Dubai Film Festival Seeks to Bridge Cultural Divide

Author: 
P.V. Vivekanand, Arab News
Publication Date: 
Sat, 2004-11-27 03:00

DUBAI, 27 November 2004 — Bridging cultures, meeting minds. This is the theme for the Dubai International Film Festival (DIFF), the first of its kind in the region that would bring together films and film personalities from around the world but with a special focus on Arab cinema.

Among those expected to attend the Dec. 6-11, 2004 event are personalities like Omar Sharif and Daoud Abdul Sayed in addition to a host of Egyptian, Lebanese, Syrian and Gulf actors. Also expected are leading stars from the sub-continent. Final details of who would attend are being worked out. The event will feature approximately 80 films which will include 55 features, as well as retrospective and short films.

Out of the 80 films, a total of 30 will be Arab, the largest percentage of any one type of cinema in the festival.

Built around the central theme of Building Cultural Bridges, the Dubai International Film Festival aims to be a forum for inter-cultural conversation through the work of filmmakers, says Abdul Hamid Juma, chief executive of Dubai Media City (DMC). The man in charge of the festival is Neil Stephenson, a Canadian expert in the international film festival.

The Dubai festival will not have any awards this year but organizers are not ruling out instituting honors along the lines of other international film festivals, such as Cannes and Moscow.

The DIFF has already been presented at the Cannes International Film Festival and the Toronto International Film Festival.

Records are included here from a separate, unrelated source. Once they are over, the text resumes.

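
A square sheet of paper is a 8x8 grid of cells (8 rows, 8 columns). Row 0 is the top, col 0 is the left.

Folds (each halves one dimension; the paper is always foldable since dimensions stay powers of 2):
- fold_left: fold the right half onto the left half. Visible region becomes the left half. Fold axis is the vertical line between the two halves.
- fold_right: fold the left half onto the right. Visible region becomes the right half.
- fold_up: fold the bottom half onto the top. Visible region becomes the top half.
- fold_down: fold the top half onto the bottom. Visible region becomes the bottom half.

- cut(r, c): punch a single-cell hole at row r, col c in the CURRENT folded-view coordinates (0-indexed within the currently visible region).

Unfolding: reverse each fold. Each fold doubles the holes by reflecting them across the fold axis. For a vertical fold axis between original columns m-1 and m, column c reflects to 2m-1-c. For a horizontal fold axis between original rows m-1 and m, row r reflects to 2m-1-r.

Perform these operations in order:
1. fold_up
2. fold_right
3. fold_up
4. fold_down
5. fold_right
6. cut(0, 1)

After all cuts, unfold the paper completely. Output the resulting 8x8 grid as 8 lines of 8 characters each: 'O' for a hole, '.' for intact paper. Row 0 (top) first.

Op 1 fold_up: fold axis h@4; visible region now rows[0,4) x cols[0,8) = 4x8
Op 2 fold_right: fold axis v@4; visible region now rows[0,4) x cols[4,8) = 4x4
Op 3 fold_up: fold axis h@2; visible region now rows[0,2) x cols[4,8) = 2x4
Op 4 fold_down: fold axis h@1; visible region now rows[1,2) x cols[4,8) = 1x4
Op 5 fold_right: fold axis v@6; visible region now rows[1,2) x cols[6,8) = 1x2
Op 6 cut(0, 1): punch at orig (1,7); cuts so far [(1, 7)]; region rows[1,2) x cols[6,8) = 1x2
Unfold 1 (reflect across v@6): 2 holes -> [(1, 4), (1, 7)]
Unfold 2 (reflect across h@1): 4 holes -> [(0, 4), (0, 7), (1, 4), (1, 7)]
Unfold 3 (reflect across h@2): 8 holes -> [(0, 4), (0, 7), (1, 4), (1, 7), (2, 4), (2, 7), (3, 4), (3, 7)]
Unfold 4 (reflect across v@4): 16 holes -> [(0, 0), (0, 3), (0, 4), (0, 7), (1, 0), (1, 3), (1, 4), (1, 7), (2, 0), (2, 3), (2, 4), (2, 7), (3, 0), (3, 3), (3, 4), (3, 7)]
Unfold 5 (reflect across h@4): 32 holes -> [(0, 0), (0, 3), (0, 4), (0, 7), (1, 0), (1, 3), (1, 4), (1, 7), (2, 0), (2, 3), (2, 4), (2, 7), (3, 0), (3, 3), (3, 4), (3, 7), (4, 0), (4, 3), (4, 4), (4, 7), (5, 0), (5, 3), (5, 4), (5, 7), (6, 0), (6, 3), (6, 4), (6, 7), (7, 0), (7, 3), (7, 4), (7, 7)]

Answer: O..OO..O
O..OO..O
O..OO..O
O..OO..O
O..OO..O
O..OO..O
O..OO..O
O..OO..O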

“The festival’s theme of cultural understanding has touched a chord with filmmakers and artists around the globe at a time when it is more crucial than ever to build cultural bridges. In a world of globalization, there is a particular need for cultures to communicate openly in order to pave the way for understanding,” said Juma.

The festival will see the screening of four international films at an outdoor theater at the Dubai Media City. Four classis movies will be shown in a special program, titled Screen on the Green that will feature a state-of-the-art 10x20m screen.

Juma says the films were selected for their popularity in their cultures of origin and their ability to transcend that culture. Apart from all-time classic Lawrence of Arabia, the open air screen will show Shekhar Kapur’s Mr. India; the Tagalog Gagamboy (Spiderman), and Five Children and It, a family adventure film starring Kenneth Branagh and Eddie Izzard.

Lawrence of Arabia, starring Peter O’Toole, Anthony Quinn and Omar Sharif, conveys the enigmatic, complex life and exploits of an eccentric British Army officer who aids the Arab Bedouins against the Turks during World War I.